Les améliorations à venir

Le taux de suicide a baissé depuis les années 80, mais le taux suisse reste supérieur à la moyenne européenne. Pour abaisser le taux de suicide en Suisse, différents points sont à améliorer.

Tout d’abord, il faudrait mettre au point un programme de prévention national. Pour l’instant la prévention repose sur les Cantons. La Finlande a réussi, avec un programme national, à abaisser son taux de suicide de 30 %. L’autre constat est que les programmes de prévention actuels ciblent les jeunes jusqu’à 20 ans alors que le groupe à risque, c’est-à-dire les personnes âgées et les hommes de 20 à 50 ans, ne font pratiquement pas l’objet d’un programme.

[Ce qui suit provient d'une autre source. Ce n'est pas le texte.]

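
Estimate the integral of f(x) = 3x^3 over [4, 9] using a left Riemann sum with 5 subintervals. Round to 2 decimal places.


Left Riemann sum uses left endpoints of each subinterval.
Interval: [4, 9], n = 5
dx = (9 - 4) / 5 = 1
Left endpoints: [4, 5, 6, 7, 8]
f values: [192, 375, 648, 1029, 1536]
Sum = dx * (sum of f values)
= 1 * 3780
= 3780 = 3780.00

3780.00


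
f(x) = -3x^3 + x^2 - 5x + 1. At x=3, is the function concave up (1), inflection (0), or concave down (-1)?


Concavity is determined by the sign of f''(x).
f(x) = -3x^3 + x^2 - 5x + 1
f'(x) = -9x^2 + 2x - 5
f''(x) = -18x + 2
f''(3) = -18 * 3 + 2
= -54 + 2
= -52
Since f''(3) < 0, the function is concave down (-1)

-1


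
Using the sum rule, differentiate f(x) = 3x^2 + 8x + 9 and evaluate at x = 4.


Differentiate term by term using power and sum rules:
f(x) = 3x^2 + 8x + 9
f'(x) = 6x + 8
Substitute x = 4:
f'(4) = 6 * 4 + 8
= 24 + 8
= 32

32


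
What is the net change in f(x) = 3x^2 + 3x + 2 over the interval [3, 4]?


Net change = f(b) - f(a)
f(x) = 3x^2 + 3x + 2
Compute f(4):
f(4) = 3 * 4^2 + 3 * 4 + 2
= 48 + 12 + 2
= 62
Compute f(3):
f(3) = 3 * 3^2 + 3 * 3 + 2
= 27 + 9 + 2
= 38
Net change = 62 - 38 = 24

24


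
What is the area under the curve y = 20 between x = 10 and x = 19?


The area under a constant function y = 20 is a rectangle.
Width = 19 - 10 = 9
Height = 20
Area = width * height
= 9 * 20
= 180

180


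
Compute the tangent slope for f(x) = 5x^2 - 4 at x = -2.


The slope of the tangent line equals f'(x) at the point.
f(x) = 5x^2 - 4
f'(x) = 10x
At x = -2:
f'(-2) = 10 * (-2) + 0
= -20 + 0
= -20

-20


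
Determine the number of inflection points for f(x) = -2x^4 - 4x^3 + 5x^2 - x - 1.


Inflection points occur where f''(x) = 0 and concavity changes.
f(x) = -2x^4 - 4x^3 + 5x^2 - x - 1
f'(x) = -8x^3 - 12x^2 + 10x - 1
f''(x) = -24x^2 - 24x + 10
This is a quadratic in x. Use the discriminant to count real roots.
Discriminant = (-24)^2 - 4 * (-24) * 10
= 576 - (-960)
= 1536
Since discriminant > 0, f''(x) = 0 has 2 distinct real solutions.
A quadratic with two distinct real roots changes sign at each root, so concavity changes at both.
Number of inflection points: 2

2


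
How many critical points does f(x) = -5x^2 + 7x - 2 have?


Find where f'(x) = 0:
f'(x) = -10x + 7
Set f'(x) = 0:
-10x + 7 = 0
x = -7 / (-10) = 7/10
This is a linear equation in x, so there is exactly one solution.
Number of critical points: 1

1


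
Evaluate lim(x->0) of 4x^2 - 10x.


Since polynomials are continuous, we use direct substitution.
lim(x->0) of 4x^2 - 10x
= 4 * 0^2 - 10 * 0 + 0
= 0 + 0 + 0
= 0

0


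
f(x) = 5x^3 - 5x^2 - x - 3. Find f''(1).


First derivative:
f'(x) = 15x^2 - 10x - 1
Second derivative:
f''(x) = 30x - 10
Substitute x = 1:
f''(1) = 30 * 1 - 10
= 30 - 10
= 20

20


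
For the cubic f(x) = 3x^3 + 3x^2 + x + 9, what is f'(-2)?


Differentiate f(x) = 3x^3 + 3x^2 + x + 9 term by term:
f'(x) = 9x^2 + 6x + 1
Substitute x = -2:
f'(-2) = 9 * (-2)^2 + 6 * (-2) + 1
= 36 - 12 + 1
= 25

25


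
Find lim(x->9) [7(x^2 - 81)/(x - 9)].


Direct substitution gives 0/0, so we factor the numerator.
Factor: 7(x^2 - 81) = 7 * (x - 9)(x + 9)
Cancel the common factor (x - 9):
7(x^2 - 81)/(x - 9) = 7 * (x + 9)
Now substitute x = 9:
= 7 * (9 + 9) = 126

126


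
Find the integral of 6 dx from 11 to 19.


The integral of a constant k over [a, b] equals k * (b - a).
integral from 11 to 19 of 6 dx
= 6 * (19 - 11)
= 6 * 8
= 48

48


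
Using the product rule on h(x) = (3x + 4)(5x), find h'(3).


Let u(x) = 3x + 4 and v(x) = 5x
u'(x) = 3
v'(x) = 5
Product rule: h'(x) = u'(x)*v(x) + u(x)*v'(x)
= 3 * (5x) + (3x + 4) * 5
At x = 3:
u(3) = 3 * 3 + 4 = 13
v(3) = 5 * 3 + 0 = 15
h'(3) = 3 * 15 + 13 * 5
= 45 + 65
= 110

110


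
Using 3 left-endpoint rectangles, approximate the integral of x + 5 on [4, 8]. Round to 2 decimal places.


Left Riemann sum uses left endpoints of each subinterval.
Interval: [4, 8], n = 3
dx = (8 - 4) / 3 = 4/3
Left endpoints: [4, 16/3, 20/3]
f values: [9, 31/3, 35/3]
Sum = dx * (sum of f values)
= 4/3 * 31
= 124/3 ≈ 41.33

41.33


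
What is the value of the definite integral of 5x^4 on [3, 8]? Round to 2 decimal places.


Find the antiderivative of 5x^4:
F(x) = 5/5 * x^5
Apply the Fundamental Theorem of Calculus:
F(8) - F(3)
= 5/5 * 8^5 - 5/5 * 3^5
= 5/5 * (32768 - 243)
= 5/5 * 32525
= 32525 = 32525.00

32525.00


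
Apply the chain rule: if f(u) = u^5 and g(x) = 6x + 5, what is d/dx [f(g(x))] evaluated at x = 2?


Using the chain rule: (f(g(x)))' = f'(g(x)) * g'(x)
First, find g(2):
g(2) = 6 * 2 + 5 = 17
Next, f'(u) = 5u^4
And g'(x) = 6
So f'(g(2)) * g'(2)
= 5 * 17^4 * 6
= 5 * 83521 * 6
= 2505630

2505630


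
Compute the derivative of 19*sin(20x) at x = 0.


Apply the chain rule to differentiate 19*sin(20x):
d/dx [19*sin(20x)]
= 19 * cos(20x) * d/dx(20x)
= 19 * 20 * cos(20x)
= 380 * cos(20x)
Evaluate at x = 0:
= 380 * cos(0)
= 380 * 1
= 380

380


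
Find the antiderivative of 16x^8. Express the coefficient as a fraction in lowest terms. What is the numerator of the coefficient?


Apply the power rule for integration:
integral of ax^n dx = a/(n+1) * x^(n+1) + C
integral of 16x^8 dx
= 16/9 * x^9 + C
The coefficient in lowest terms is 16/9, and its numerator is 16

16


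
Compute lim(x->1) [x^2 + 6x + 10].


Since polynomials are continuous, we use direct substitution.
lim(x->1) of x^2 + 6x + 10
= 1 * 1^2 + 6 * 1 + 10
= 1 + 6 + 10
= 17

17


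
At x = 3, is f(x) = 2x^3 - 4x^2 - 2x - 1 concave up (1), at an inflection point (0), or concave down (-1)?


Concavity is determined by the sign of f''(x).
f(x) = 2x^3 - 4x^2 - 2x - 1
f'(x) = 6x^2 - 8x - 2
f''(x) = 12x - 8
f''(3) = 12 * 3 - 8
= 36 - 8
= 28
Since f''(3) > 0, the function is concave up (1)

1


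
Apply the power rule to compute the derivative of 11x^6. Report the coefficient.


We apply the power rule: d/dx [ax^n] = a*n * x^(n-1)
d/dx [11x^6]
= 11 * 6 * x^(6-1)
= 66x^5
The coefficient is 66

66


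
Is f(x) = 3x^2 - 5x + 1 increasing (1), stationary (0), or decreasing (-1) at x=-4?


Compute f'(x) to determine behavior:
f'(x) = 6x - 5
f'(-4) = 6 * (-4) - 5
= -24 - 5
= -29
Since f'(-4) < 0, the function is decreasing (-1)

-1


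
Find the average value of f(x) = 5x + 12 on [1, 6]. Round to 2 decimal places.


Average value = 1/(b-a) * integral from a to b of f(x) dx
First compute the integral of 5x + 12:
F(x) = (5/2)x^2 + 12x
F(6) = 5/2 * 36 + 12 * 6 = 162
F(1) = 5/2 * 1 + 12 * 1 = 29/2
Integral = 162 - 29/2 = 295/2
Average = (295/2) / (6 - 1) = (295/2) / 5
= 59/2 = 29.50

29.50


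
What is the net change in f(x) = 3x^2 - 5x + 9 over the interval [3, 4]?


Net change = f(b) - f(a)
f(x) = 3x^2 - 5x + 9
Compute f(4):
f(4) = 3 * 4^2 - 5 * 4 + 9
= 48 - 20 + 9
= 37
Compute f(3):
f(3) = 3 * 3^2 - 5 * 3 + 9
= 27 - 15 + 9
= 21
Net change = 37 - 21 = 16

16


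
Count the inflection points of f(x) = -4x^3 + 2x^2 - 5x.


Inflection points occur where f''(x) = 0 and concavity changes.
f(x) = -4x^3 + 2x^2 - 5x
f'(x) = -12x^2 + 4x - 5
f''(x) = -24x + 4
Set f''(x) = 0:
-24x + 4 = 0
x = -4 / (-24) = 1/6
Since f''(x) is linear (degree 1), it changes sign at this point.
Therefore there is exactly 1 inflection point.

1


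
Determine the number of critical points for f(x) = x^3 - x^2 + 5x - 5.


Find where f'(x) = 0:
f(x) = x^3 - x^2 + 5x - 5
f'(x) = 3x^2 - 2x + 5
This is a quadratic in x. Use the discriminant to count real roots.
Discriminant = (-2)^2 - 4 * 3 * 5
= 4 - 60
= -56
Since discriminant < 0, f'(x) = 0 has no real solutions.
Number of critical points: 0

0


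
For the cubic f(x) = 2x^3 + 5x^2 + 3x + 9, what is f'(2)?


Differentiate f(x) = 2x^3 + 5x^2 + 3x + 9 term by term:
f'(x) = 6x^2 + 10x + 3
Substitute x = 2:
f'(2) = 6 * 2^2 + 10 * 2 + 3
= 24 + 20 + 3
= 47

47


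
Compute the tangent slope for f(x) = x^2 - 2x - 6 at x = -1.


The slope of the tangent line equals f'(x) at the point.
f(x) = x^2 - 2x - 6
f'(x) = 2x - 2
At x = -1:
f'(-1) = 2 * (-1) - 2
= -2 - 2
= -4

-4


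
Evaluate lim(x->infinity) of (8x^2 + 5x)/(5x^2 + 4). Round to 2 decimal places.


For limits at infinity with equal-degree polynomials,
we compare leading coefficients.
Numerator leading term: 8x^2
Denominator leading term: 5x^2
Divide both by x^2:
lim = (8 + 5/x) / (5 + 4/x^2)
As x -> infinity, the 1/x and 1/x^2 terms vanish:
= 8/5 = 1.60

1.60


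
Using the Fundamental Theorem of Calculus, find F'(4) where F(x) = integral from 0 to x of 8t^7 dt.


By the Fundamental Theorem of Calculus (Part 1):
If F(x) = integral from 0 to x of f(t) dt, then F'(x) = f(x)
Here f(t) = 8t^7
So F'(x) = 8x^7
Evaluate at x = 4:
F'(4) = 8 * 4^7
= 8 * 16384
= 131072

131072


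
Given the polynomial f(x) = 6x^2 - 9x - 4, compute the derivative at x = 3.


Differentiate term by term using power and sum rules:
f(x) = 6x^2 - 9x - 4
f'(x) = 12x - 9
Substitute x = 3:
f'(3) = 12 * 3 - 9
= 36 - 9
= 27

27


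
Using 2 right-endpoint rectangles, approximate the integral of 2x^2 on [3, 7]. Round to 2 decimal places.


Right Riemann sum uses right endpoints of each subinterval.
Interval: [3, 7], n = 2
dx = (7 - 3) / 2 = 2
Right endpoints: [5, 7]
f values: [50, 98]
Sum = dx * (sum of f values)
= 2 * 148
= 296 = 296.00

296.00


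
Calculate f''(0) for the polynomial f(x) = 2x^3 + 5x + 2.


First derivative:
f'(x) = 6x^2 + 5
Second derivative:
f''(x) = 12x
Substitute x = 0:
f''(0) = 12 * 0 + 0
= 0 + 0
= 0

0


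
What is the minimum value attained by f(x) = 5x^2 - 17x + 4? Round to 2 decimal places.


For a quadratic f(x) = ax^2 + bx + c with a > 0, the minimum is at the vertex.
Vertex x-coordinate: x = -b/(2a)
x = -(-17) / (2 * 5)
x = 17/10
Substitute back to find the minimum value:
f(17/10) = 5 * (17/10)^2 - 17 * (17/10) + 4
= 289/20 - 289/10 + 4
= -209/20 = -10.45

-10.45


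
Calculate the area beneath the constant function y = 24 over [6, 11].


The area under a constant function y = 24 is a rectangle.
Width = 11 - 6 = 5
Height = 24
Area = width * height
= 5 * 24
= 120

120


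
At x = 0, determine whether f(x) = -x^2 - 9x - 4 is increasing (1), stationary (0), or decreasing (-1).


Compute f'(x) to determine behavior:
f'(x) = -2x - 9
f'(0) = -2 * 0 - 9
= 0 - 9
= -9
Since f'(0) < 0, the function is decreasing (-1)

-1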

Des études montre que la détection chez le médecin est à améliorer. La tâche n’est pas simple car les patients, par peur ou par honte, ont de la peine à parler de leur état émotionnel. Ils se sentent mieux aidés et compris par les travailleurs sociaux et les soignants non-médecin. Une des études soulève la question des piètres qualités de communicateur des médecins. Cela vient de leur formation qui les enferme dans une pensée essentiellement causale. Pour y pallier, des formations postgrades et continues, qui intègrent la thématique du suicide et des tentatives de suicide dans la formation de base, sont  déjà mises sur place.

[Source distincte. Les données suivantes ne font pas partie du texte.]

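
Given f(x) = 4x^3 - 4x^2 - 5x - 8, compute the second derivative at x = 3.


First derivative:
f'(x) = 12x^2 - 8x - 5
Second derivative:
f''(x) = 24x - 8
Substitute x = 3:
f''(3) = 24 * 3 - 8
= 72 - 8
= 64

64


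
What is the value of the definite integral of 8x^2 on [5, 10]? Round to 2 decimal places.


Find the antiderivative of 8x^2:
F(x) = 8/3 * x^3
Apply the Fundamental Theorem of Calculus:
F(10) - F(5)
= 8/3 * 10^3 - 8/3 * 5^3
= 8/3 * (1000 - 125)
= 8/3 * 875
= 7000/3 ≈ 2333.33

2333.33


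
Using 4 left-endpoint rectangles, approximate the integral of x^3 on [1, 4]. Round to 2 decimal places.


Left Riemann sum uses left endpoints of each subinterval.
Interval: [1, 4], n = 4
dx = (4 - 1) / 4 = 3/4
Left endpoints: [1, 7/4, 5/2, 13/4]
f values: [1, 343/64, 125/8, 2197/64]
Sum = dx * (sum of f values)
= 3/4 * 901/16
= 2703/64 ≈ 42.23

42.23


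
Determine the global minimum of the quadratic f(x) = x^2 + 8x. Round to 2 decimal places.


For a quadratic f(x) = ax^2 + bx + c with a > 0, the minimum is at the vertex.
Vertex x-coordinate: x = -b/(2a)
x = -(8) / (2 * 1)
x = -8/2 = -4
Substitute back to find the minimum value:
f(-4) = 1 * (-4)^2 + 8 * (-4) + 0
= 16 - 32 + 0
= -16 = -16.00

-16.00


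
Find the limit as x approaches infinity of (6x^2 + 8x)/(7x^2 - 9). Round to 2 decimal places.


For limits at infinity with equal-degree polynomials,
we compare leading coefficients.
Numerator leading term: 6x^2
Denominator leading term: 7x^2
Divide both by x^2:
lim = (6 + 8/x) / (7 - 9/x^2)
As x -> infinity, the 1/x and 1/x^2 terms vanish:
= 6/7 ≈ 0.86

0.86


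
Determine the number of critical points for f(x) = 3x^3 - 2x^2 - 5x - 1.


Find where f'(x) = 0:
f(x) = 3x^3 - 2x^2 - 5x - 1
f'(x) = 9x^2 - 4x - 5
This is a quadratic in x. Use the discriminant to count real roots.
Discriminant = (-4)^2 - 4 * 9 * (-5)
= 16 - (-180)
= 196
Since discriminant > 0, f'(x) = 0 has 2 real solutions.
Number of critical points: 2

2


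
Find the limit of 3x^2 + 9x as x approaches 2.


Since polynomials are continuous, we use direct substitution.
lim(x->2) of 3x^2 + 9x
= 3 * 2^2 + 9 * 2 + 0
= 12 + 18 + 0
= 30

30


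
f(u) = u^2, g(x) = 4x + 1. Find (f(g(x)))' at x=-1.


Using the chain rule: (f(g(x)))' = f'(g(x)) * g'(x)
First, find g(-1):
g(-1) = 4 * (-1) + 1 = -3
Next, f'(u) = 2u
And g'(x) = 4
So f'(g(-1)) * g'(-1)
= 2 * (-3) * 4
= -24

-24


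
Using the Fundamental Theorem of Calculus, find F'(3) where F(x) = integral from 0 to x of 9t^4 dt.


By the Fundamental Theorem of Calculus (Part 1):
If F(x) = integral from 0 to x of f(t) dt, then F'(x) = f(x)
Here f(t) = 9t^4
So F'(x) = 9x^4
Evaluate at x = 3:
F'(3) = 9 * 3^4
= 9 * 81
= 729

729


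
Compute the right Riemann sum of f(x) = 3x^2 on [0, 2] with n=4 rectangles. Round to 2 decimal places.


Right Riemann sum uses right endpoints of each subinterval.
Interval: [0, 2], n = 4
dx = (2 - 0) / 4 = 1/2
Right endpoints: [1/2, 1, 3/2, 2]
f values: [3/4, 3, 27/4, 12]
Sum = dx * (sum of f values)
= 1/2 * 45/2
= 45/4 = 11.25

11.25


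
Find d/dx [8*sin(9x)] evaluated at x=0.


Apply the chain rule to differentiate 8*sin(9x):
d/dx [8*sin(9x)]
= 8 * cos(9x) * d/dx(9x)
= 8 * 9 * cos(9x)
= 72 * cos(9x)
Evaluate at x = 0:
= 72 * cos(0)
= 72 * 1
= 72

72


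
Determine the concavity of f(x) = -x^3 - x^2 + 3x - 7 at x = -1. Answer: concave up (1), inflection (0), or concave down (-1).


Concavity is determined by the sign of f''(x).
f(x) = -x^3 - x^2 + 3x - 7
f'(x) = -3x^2 - 2x + 3
f''(x) = -6x - 2
f''(-1) = -6 * (-1) - 2
= 6 - 2
= 4
Since f''(-1) > 0, the function is concave up (1)

1


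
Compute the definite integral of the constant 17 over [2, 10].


The integral of a constant k over [a, b] equals k * (b - a).
integral from 2 to 10 of 17 dx
= 17 * (10 - 2)
= 17 * 8
= 136

136


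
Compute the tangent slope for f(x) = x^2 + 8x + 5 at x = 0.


The slope of the tangent line equals f'(x) at the point.
f(x) = x^2 + 8x + 5
f'(x) = 2x + 8
At x = 0:
f'(0) = 2 * 0 + 8
= 0 + 8
= 8

8


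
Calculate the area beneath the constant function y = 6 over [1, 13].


The area under a constant function y = 6 is a rectangle.
Width = 13 - 1 = 12
Height = 6
Area = width * height
= 12 * 6
= 72

72


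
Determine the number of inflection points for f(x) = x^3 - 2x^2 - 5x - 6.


Inflection points occur where f''(x) = 0 and concavity changes.
f(x) = x^3 - 2x^2 - 5x - 6
f'(x) = 3x^2 - 4x - 5
f''(x) = 6x - 4
Set f''(x) = 0:
6x - 4 = 0
x = 4 / 6 = 2/3
Since f''(x) is linear (degree 1), it changes sign at this point.
Therefore there is exactly 1 inflection point.

1


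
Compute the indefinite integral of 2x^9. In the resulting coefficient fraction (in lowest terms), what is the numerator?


Apply the power rule for integration:
integral of ax^n dx = a/(n+1) * x^(n+1) + C
integral of 2x^9 dx
= 2/10 * x^10 + C
= 1/5 * x^10 + C
The coefficient in lowest terms is 1/5, and its numerator is 1

1


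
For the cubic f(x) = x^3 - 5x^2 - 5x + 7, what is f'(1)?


Differentiate f(x) = x^3 - 5x^2 - 5x + 7 term by term:
f'(x) = 3x^2 - 10x - 5
Substitute x = 1:
f'(1) = 3 * 1^2 - 10 * 1 - 5
= 3 - 10 - 5
= -12

-12


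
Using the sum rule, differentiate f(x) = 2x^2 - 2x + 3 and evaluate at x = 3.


Differentiate term by term using power and sum rules:
f(x) = 2x^2 - 2x + 3
f'(x) = 4x - 2
Substitute x = 3:
f'(3) = 4 * 3 - 2
= 12 - 2
= 10

10


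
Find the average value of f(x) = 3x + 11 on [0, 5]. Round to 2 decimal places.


Average value = 1/(b-a) * integral from a to b of f(x) dx
First compute the integral of 3x + 11:
F(x) = (3/2)x^2 + 11x
F(5) = 3/2 * 25 + 11 * 5 = 185/2
F(0) = 3/2 * 0 + 11 * 0 = 0
Integral = 185/2 - 0 = 185/2
Average = (185/2) / (5 - 0) = (185/2) / 5
= 37/2 = 18.50

18.50


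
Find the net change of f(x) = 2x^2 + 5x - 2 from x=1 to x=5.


Net change = f(b) - f(a)
f(x) = 2x^2 + 5x - 2
Compute f(5):
f(5) = 2 * 5^2 + 5 * 5 - 2
= 50 + 25 - 2
= 73
Compute f(1):
f(1) = 2 * 1^2 + 5 * 1 - 2
= 2 + 5 - 2
= 5
Net change = 73 - 5 = 68

68


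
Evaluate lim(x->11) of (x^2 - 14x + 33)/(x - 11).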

Le gros point faible est la recherche qui ne dispose pas de suffisamment d’argent et de temps. Des lacunes apparaissent également dans la collaboration interprofessionnelle. Il faut également créer et promouvoir des lieux de contact facilement accessibles, de manière anonyme. Les médias ont aussi un rôle à jouer, en étant attentifs à ne pas produire des scoops réducteurs ou des comptes-rendus romancés sur les suicides.

Ce sont les constats de l’Office Fédéral de la Santé ainsi que des différentes associations et professionnels qui se battent pour que tous ces points s’améliorent.

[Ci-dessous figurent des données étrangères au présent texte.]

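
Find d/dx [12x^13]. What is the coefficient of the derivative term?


We apply the power rule: d/dx [ax^n] = a*n * x^(n-1)
d/dx [12x^13]
= 12 * 13 * x^(13-1)
= 156x^12
The coefficient is 156

156


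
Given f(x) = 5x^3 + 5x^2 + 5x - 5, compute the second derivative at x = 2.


First derivative:
f'(x) = 15x^2 + 10x + 5
Second derivative:
f''(x) = 30x + 10
Substitute x = 2:
f''(2) = 30 * 2 + 10
= 60 + 10
= 70

70


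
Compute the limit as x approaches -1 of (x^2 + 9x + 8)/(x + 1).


Direct substitution gives 0/0, so we factor the numerator.
Factor: (x^2 + 9x + 8) = (x + 1)(x + 8)
Cancel the common factor (x + 1):
(x^2 + 9x + 8)/(x + 1) = (x + 8)
Now substitute x = -1:
= (-1) - (-8) = 7

7


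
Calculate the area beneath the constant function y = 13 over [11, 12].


The area under a constant function y = 13 is a rectangle.
Width = 12 - 11 = 1
Height = 13
Area = width * height
= 1 * 13
= 13

13


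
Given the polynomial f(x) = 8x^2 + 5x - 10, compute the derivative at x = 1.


Differentiate term by term using power and sum rules:
f(x) = 8x^2 + 5x - 10
f'(x) = 16x + 5
Substitute x = 1:
f'(1) = 16 * 1 + 5
= 16 + 5
= 21

21


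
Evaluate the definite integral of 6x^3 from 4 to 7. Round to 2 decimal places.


Find the antiderivative of 6x^3:
F(x) = 6/4 * x^4
Apply the Fundamental Theorem of Calculus:
F(7) - F(4)
= 6/4 * 7^4 - 6/4 * 4^4
= 6/4 * (2401 - 256)
= 6/4 * 2145
= 6435/2 = 3217.50

3217.50


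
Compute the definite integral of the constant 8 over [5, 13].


The integral of a constant k over [a, b] equals k * (b - a).
integral from 5 to 13 of 8 dx
= 8 * (13 - 5)
= 8 * 8
= 64

64


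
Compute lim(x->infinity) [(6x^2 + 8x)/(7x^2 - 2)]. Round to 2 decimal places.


For limits at infinity with equal-degree polynomials,
we compare leading coefficients.
Numerator leading term: 6x^2
Denominator leading term: 7x^2
Divide both by x^2:
lim = (6 + 8/x) / (7 - 2/x^2)
As x -> infinity, the 1/x and 1/x^2 terms vanish:
= 6/7 ≈ 0.86

0.86


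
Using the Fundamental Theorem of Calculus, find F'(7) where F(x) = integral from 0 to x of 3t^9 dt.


By the Fundamental Theorem of Calculus (Part 1):
If F(x) = integral from 0 to x of f(t) dt, then F'(x) = f(x)
Here f(t) = 3t^9
So F'(x) = 3x^9
Evaluate at x = 7:
F'(7) = 3 * 7^9
= 3 * 40353607
= 121060821

121060821


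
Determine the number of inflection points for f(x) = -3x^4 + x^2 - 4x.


Inflection points occur where f''(x) = 0 and concavity changes.
f(x) = -3x^4 + x^2 - 4x
f'(x) = -12x^3 + 2x - 4
f''(x) = -36x^2 + 2
This is a quadratic in x. Use the discriminant to count real roots.
Discriminant = (0)^2 - 4 * (-36) * 2
= 0 - (-288)
= 288
Since discriminant > 0, f''(x) = 0 has 2 distinct real solutions.
A quadratic with two distinct real roots changes sign at each root, so concavity changes at both.
Number of inflection points: 2

2


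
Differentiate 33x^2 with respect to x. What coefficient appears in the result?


We apply the power rule: d/dx [ax^n] = a*n * x^(n-1)
d/dx [33x^2]
= 33 * 2 * x^(2-1)
= 66x
The coefficient is 66

66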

A ce propos, voici deux des objectifs formulés pour la Suisse par la Société Suisse de Santé Publique (SSSP), :

– D’ici à 2020, le taux de suicide chez les adolescents aura diminué de moitié.

– D’ici à 2010, tous les médecins généralistes détecteront précocement les symptômes de troubles psychotiques et il existera une vaste structure d’intervention pour les jeunes présentant de tels troubles.

Concernant l’avenir, l’Office Fédéral de la Santé, dans un de ses rapports, nous informe d’une élévation du nombre des suicides chez les personnes âgées s’expliquant par le vieillissement de la population. Ce que ne nous dit pas l’Office Fédéral de la Santé, c’est que la remise en cause du système de retraite et la difficulté des travailleurs, rentrant de plus en plus tard sur le marché du travail, d’obtenir le taux d’annuité nécessaire pour toucher une retraite à plein régime, risquent d’augmenter le taux de suicide des seniors.